Monday, 8 July 2013
Cruel Story of Youth (Naked Youth) 
Trailblazing Japanese New Wave filmmaker Nagisa Oshima’s seminal second feature Cruel Story of Youth was a pioneering work of the movement, and provided for an interesting parallel with the French Nouvelle Vague’s most iconic film, viz. Godard’s Breathless (both released in the same year). Its iconoclasm, youth rebelliousness, depiction of the marginalized, and anti-establishmentarian stance, set the tone for the fascinating movement. At its centre were its Bonnie & Clyde-type protagonists – Kiyoshi (Kawazu Yusuke), a delinquent young man belonging to the lower strata, and Makoto (Kuwano Miyuki), an adolescent girl who wants to break free from her middle-class family. When a middle-aged man tries to take advantage of Makoto after agreeing to give her a ride in his car, the brash Kiyoshi who was passing by the area beats him black and blue. And thus starts a topsy-turvy, volatile and destructive love affair between the two. While Makoto’s mild-mannered elder sister (Yoshiko Kuga), who is now anything but what she had in mind for herself during her younger days, attempts in futility to gets her back from Kiyoshi’s shack apartment and grungy life, the two embark on a dangerous route for sustaining their lives. Their plan comprises of Makoto luring men to make advances at her and then Kiyoshi turning up to fleece money out of them.
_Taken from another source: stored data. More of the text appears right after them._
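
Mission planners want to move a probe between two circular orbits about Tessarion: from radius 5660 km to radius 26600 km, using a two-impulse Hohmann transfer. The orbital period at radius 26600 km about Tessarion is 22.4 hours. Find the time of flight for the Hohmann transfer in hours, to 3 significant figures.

t = 5.29 hours

From Kepler's third law T² = 4π²r³/μ at r = 26600 km, T = 22.4 hours = 22.4 × 3600 s = 80640 s: μ = 4π²r³/T² = 1.14262×10^5 km³/s².
Transfer-ellipse semi-major axis a_t = (r₁ + r₂)/2 = (5660 + 26600)/2 = 16130 km.
By Kepler's third law the transfer-orbit period is T = 2π√(a_t³/μ), so t = T/2 = 19040 s.
Converting: 19040 s ÷ 3600 s/hour = 5.29 hours.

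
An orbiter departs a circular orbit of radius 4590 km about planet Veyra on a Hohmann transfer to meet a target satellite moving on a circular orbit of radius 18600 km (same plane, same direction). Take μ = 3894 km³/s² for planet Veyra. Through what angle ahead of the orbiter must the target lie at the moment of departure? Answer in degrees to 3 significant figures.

Transfer-ellipse semi-major axis a_t = (r₁ + r₂)/2 = (4590 + 18600)/2 = 11595 km.
The half-period of the transfer ellipse is t = π√(a_t³/μ) = 62858 s.
Target angular speed ω₂ = √(μ/r₂³) = 2.4600×10^-5 rad/s.
Angle swept by the target during transfer: ω₂·t = 1.5463 rad = 88.60°.
The orbiter traverses 180° on the transfer ellipse, so the target must lead by 180° − 88.60° = 91.4°.

φ = 91.4°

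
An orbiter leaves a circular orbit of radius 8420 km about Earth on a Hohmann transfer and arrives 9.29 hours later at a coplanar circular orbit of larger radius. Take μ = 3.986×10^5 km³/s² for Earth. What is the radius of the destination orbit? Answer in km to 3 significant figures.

r₂ = 62800 km

Transfer time t = 9.29 hours = 33444 s, and t = π√(a_t³/μ).
So a_t = (μ t²/π²)^(1/3) = (3.986×10^5 × (33444)² / π²)^(1/3) = 35614 km.
Since a_t = (r₁ + r₂)/2, r₂ = 2a_t − r₁ = 2×35614 − 8420 = 62808 km.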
Their calculations, however, goes haywire when the fragile Makoto is shown genuine fatherly affection by a wealthy elderly man. The film, in a rough, jagged style devoid of finesse or subtlety, provided an undiluted, edgy and yet quietly poignant portrayal of the underbelly of post-War Japanese society, with its dysfunction, estrangement, aimlessness, hollow dreams and disillusionments.